Intercontinental Exchange explained
Intercontinental Exchange (ICE) is an American company that owns exchanges for financial and commodity markets, and operates 23 regulated exchanges and marketplaces. This includes ICE futures exchanges in the United States, Canada and Europe, the Liffe futures exchanges in Europe, the New York Stock Exchange equity options exchanges and OTC energy, credit and equity markets.
In 2017 ICE had revenue of US$ 5.83 billion with total assets worth US$ 78.26 billion. They currently have just under 5000 employees
The most famous subsidiary of ICE is the New York Stock Exchange (NYSE). It is by far the world’s largest stock exchange by market capitalization of its listed companies at US$21.3 trillion in 2017. The average daily trading value was approximately US$169 billion in 2013 and is probably more now.
In August 2018 Intercontinental Exchange announced that it planned to form a new company, Bakkt, which is intended to leverage Microsoft cloud solutions to create an open and regulated, global ecosystem for digital assets.
The new company will work with a marquee group of organizations including Boston Consulting Group (BCG), Microsoft, Starbucks, and others, to create an integrated platform that enables consumers and institutions to buy, sell, store and spend digital assets on a seamless global network.
The Bakkt ecosystem is expected to include federally regulated markets and warehousing along with merchant and consumer applications.
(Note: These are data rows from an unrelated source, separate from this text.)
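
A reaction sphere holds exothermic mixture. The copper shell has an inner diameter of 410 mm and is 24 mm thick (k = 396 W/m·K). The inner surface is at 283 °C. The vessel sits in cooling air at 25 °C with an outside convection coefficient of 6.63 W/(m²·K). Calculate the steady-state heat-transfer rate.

Q ≈ 1130 W

Spherical conduction: R = (1/r_in − 1/r_out)/(4πk) per layer; series-sum.
R_copper shell = (1/0.205 − 1/0.229)/(4π×396) = 1.027×10^-4 K/W
R_outer film = 1/(h·4πr_o²) = 1/(6.63×4π×0.229²) = 0.2289 K/W
R_total = 0.229 K/W
Q = ΔT/R_total = 258/0.229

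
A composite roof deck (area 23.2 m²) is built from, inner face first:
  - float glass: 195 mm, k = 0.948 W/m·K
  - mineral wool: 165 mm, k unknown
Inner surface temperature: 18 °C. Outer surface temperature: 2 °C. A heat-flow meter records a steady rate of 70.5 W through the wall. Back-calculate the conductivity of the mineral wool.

Thermal resistances in series:
R_float glass = L/(kA) = 0.195/(0.948×23.2) = 0.008866 K/W
Sum of known resistances R_other = 0.008866 K/W
Total R = ΔT/Q = 16/70.5 = 0.227 K/W
R_mineral wool = R_total − R_other = 0.2181 K/W
k = L/(R·A) = 0.165/(0.2181×23.2)

k ≈ 0.0326 W/(m·K)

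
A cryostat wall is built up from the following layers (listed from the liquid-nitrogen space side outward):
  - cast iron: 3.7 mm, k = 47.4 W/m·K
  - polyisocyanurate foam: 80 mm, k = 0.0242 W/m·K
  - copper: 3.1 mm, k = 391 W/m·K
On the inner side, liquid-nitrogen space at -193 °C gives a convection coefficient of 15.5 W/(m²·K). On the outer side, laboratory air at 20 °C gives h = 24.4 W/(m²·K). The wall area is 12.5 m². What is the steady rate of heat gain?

Treating each layer as a thermal resistance in series:
R_inner film = 1/(h_i·A) = 1/(15.5×12.5) = 0.005161 K/W
R_cast iron = L/(kA) = 0.0037/(47.4×12.5) = 6.245×10^-6 K/W
R_polyisocyanurate foam = L/(kA) = 0.08/(0.0242×12.5) = 0.2645 K/W
R_copper = L/(kA) = 0.0031/(391×12.5) = 6.343×10^-7 K/W
R_outer film = 1/(h_o·A) = 1/(24.4×12.5) = 0.003279 K/W
R_total = 0.2729 K/W
Q = ΔT / R_total = 213 / 0.2729

Q ≈ 780 W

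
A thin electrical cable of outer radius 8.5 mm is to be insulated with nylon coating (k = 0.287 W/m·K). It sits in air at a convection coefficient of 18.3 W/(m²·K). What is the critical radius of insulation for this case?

r_cr ≈ 15.7 mm

For a cylinder r_cr = k/h = 0.287/18.3
r_cr = 15.7 mm; since the bare radius (8.5 mm) is below r_cr, adding a thin layer of insulation will *increase* heat loss.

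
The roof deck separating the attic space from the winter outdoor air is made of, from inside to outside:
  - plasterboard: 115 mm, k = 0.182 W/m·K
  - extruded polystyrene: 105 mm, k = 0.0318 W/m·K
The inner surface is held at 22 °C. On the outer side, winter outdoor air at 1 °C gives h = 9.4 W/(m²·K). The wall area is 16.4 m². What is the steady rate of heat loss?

Thermal resistances in series:
R_plasterboard = L/(kA) = 0.115/(0.182×16.4) = 0.03853 K/W
R_extruded polystyrene = L/(kA) = 0.105/(0.0318×16.4) = 0.2013 K/W
R_outer film = 1/(h_o·A) = 1/(9.4×16.4) = 0.006487 K/W
R_total = 0.2463 K/W
Q = ΔT / R_total = 21 / 0.2463

Q ≈ 85.2 W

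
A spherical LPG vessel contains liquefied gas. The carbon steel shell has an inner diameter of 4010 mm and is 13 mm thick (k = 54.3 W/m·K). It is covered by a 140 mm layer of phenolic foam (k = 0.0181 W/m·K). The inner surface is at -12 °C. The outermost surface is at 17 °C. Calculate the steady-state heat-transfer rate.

For a spherical shell R = (1/r₁ − 1/r₂)/(4πk); film R = 1/(h·4πr²). In series:
R_carbon steel shell = (1/2.005 − 1/2.018)/(4π×54.3) = 4.709×10^-6 K/W
R_phenolic foam = (1/2.018 − 1/2.158)/(4π×0.0181) = 0.1413 K/W
R_total = 0.1413 K/W
Q = ΔT/R_total = 29/0.1413

Q ≈ 205 W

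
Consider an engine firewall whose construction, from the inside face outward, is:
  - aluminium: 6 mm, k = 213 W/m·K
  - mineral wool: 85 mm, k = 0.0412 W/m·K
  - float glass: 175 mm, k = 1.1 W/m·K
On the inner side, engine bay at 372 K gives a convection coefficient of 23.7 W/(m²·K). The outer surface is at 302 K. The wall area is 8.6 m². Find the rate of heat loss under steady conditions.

Treating each layer as a thermal resistance in series:
R_inner film = 1/(h_i·A) = 1/(23.7×8.6) = 0.004906 K/W
R_aluminium = L/(kA) = 0.006/(213×8.6) = 3.275×10^-6 K/W
R_mineral wool = L/(kA) = 0.085/(0.0412×8.6) = 0.2399 K/W
R_float glass = L/(kA) = 0.175/(1.1×8.6) = 0.0185 K/W
R_total = 0.2633 K/W
Q = ΔT / R_total = 70 / 0.2633

Q ≈ 266 W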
The first use cases will be for trading and conversion of Bitcoin versus fiat currencies since Bitcoin is the most popular cryptocurrency.
Good for investors and demand
Bakkt’s platform enables institutional investors to buy Bitcoin via a regulated market infrastructure. Every ETF, money manager or financial institution needs to invest in Bitcoin safely and regulated market infrastructure offers that unlike most normal exchanges.
Bitcoins will be physically-backed which is different than futures since those don’t have physical backing. This means that if people buy Bitcoin futures it’s just the equivalent of the BTC value in fiat. With Bakkt the Bitcoin futures contract will be physically delivered versus fiat currencies, including USD, GBP and EUR.
This means increased demand meaning when institutions begin investing Bitcoin with Bakkt, the actual Bitcoin is removed from the market. As a result it should driving price higher as supply diminishes and contributing to the overall market cap.
Real life usage
The investing is just a one aspect of the Bakkt. On top of that they are building a platform to enable consumers and institutions to buy, sell, store and spend digital assets seamlessly.
Real life usage is the biggest issue that cryptocurrencies are currently very difficult to use and spend in real life. It is also very difficult for an average user to get into cryptocurriences – buying first cryptocurrency and then storing them is not that easy for an average user.
If Bakkt is able to create a global network where users can easily buy, store and spend cryptocurrency it would increase the value of all cryptocurrencies tremendously since new users could purchase it and old users could use it. To achieve that Bakkt would need partnerships however.
To achieve that goal Bakkt managed to secure some significant partnerships:
Starbucks which is an American coffee company and coffeehouse chain with revenue of US $22.387 billion and over 238k employees. They are one of the leaders in mobile retail transactions. They have gift cards and mobile app payments – cryptocurrencies seems to be perfect use cases.
Microsoft is providing services for the system so it is unclear how much they will use the system but I wouldn’t be surprised if they tried to be involved more.
The other partnership is BCG – Boston Consulting Group is a American multinational management consulting firm with 90 offices in 50 countries with Revenue of $6.3 billion and around 16k employees. Huge partnership but unclear how far it goes.